An editorial published in the July 2026 issue of Chest takes a closer look at what CPAP therapy can offer patients carrying the dual burden of insomnia and obstructive sleep apnea. Writing under the title “More Than Just Improved Sleep: Impact of CPAP on Patients With Comorbidity Between Insomnia and OSA,” the editorial argues that the standard view of CPAP may be too narrow for this population.

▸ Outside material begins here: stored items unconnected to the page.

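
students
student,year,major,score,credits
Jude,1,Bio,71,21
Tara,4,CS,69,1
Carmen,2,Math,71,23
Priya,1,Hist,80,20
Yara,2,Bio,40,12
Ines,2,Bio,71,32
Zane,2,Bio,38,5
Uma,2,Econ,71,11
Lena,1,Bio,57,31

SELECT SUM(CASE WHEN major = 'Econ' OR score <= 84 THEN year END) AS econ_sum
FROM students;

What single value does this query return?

17

student=Jude: ✓ → 1
student=Tara: ✓ → 4
student=Carmen: ✓ → 2
student=Priya: ✓ → 1
student=Yara: ✓ → 2
student=Ines: ✓ → 2
student=Zane: ✓ → 2
student=Uma: ✓ → 2
student=Lena: ✓ → 1
econ_sum = 1 + 4 + 2 + 1 + 2 + 2 + 2 + 2 + 1 = 17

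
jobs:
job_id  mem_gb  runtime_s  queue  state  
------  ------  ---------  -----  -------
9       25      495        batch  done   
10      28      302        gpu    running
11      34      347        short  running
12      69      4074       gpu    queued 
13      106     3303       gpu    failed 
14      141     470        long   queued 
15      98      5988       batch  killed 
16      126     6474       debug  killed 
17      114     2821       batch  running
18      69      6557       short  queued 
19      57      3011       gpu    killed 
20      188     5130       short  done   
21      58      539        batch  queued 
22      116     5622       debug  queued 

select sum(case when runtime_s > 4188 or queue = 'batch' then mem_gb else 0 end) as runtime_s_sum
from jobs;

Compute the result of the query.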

The editorial addresses COMISA, or comorbid insomnia and obstructive sleep apnea. The condition affects an estimated 30 to 50 percent of OSA patients. It is also notoriously difficult to manage. Each disorder can amplify the other. Insomnia symptoms make CPAP initiation harder, and CPAP adherence is typically lower in COMISA patients than in those with OSA alone. This creates a clinical challenge that simple sleep improvement metrics may miss.

The editorial suggests that CPAP’s role in COMISA may extend beyond the obvious respiratory benefits. The editorial appears to weigh emerging evidence that CPAP can influence broader outcomes in this comorbid group, possibly by addressing shared mechanisms or by easing the insomnia loop that often sabotages treatment adherence. The editorial calls attention to the need for treatment approaches that account for both conditions simultaneously rather than treating insomnia and OSA as separate problems.

The piece is significant because COMISA sits at a difficult intersection. Standard OSA treatment pathways often fail to accommodate the insomnia component, while insomnia therapies may overlook underlying airway instability. If CPAP can deliver benefits that reach beyond sleep architecture, it may become a more central tool in the COMISA management toolkit.

The editorial appears in Chest, Volume 170, Issue 1, pages 25-26 (July 2026). DOI: 10.1016/j.chest.2026.04.018. PMID: 42419846.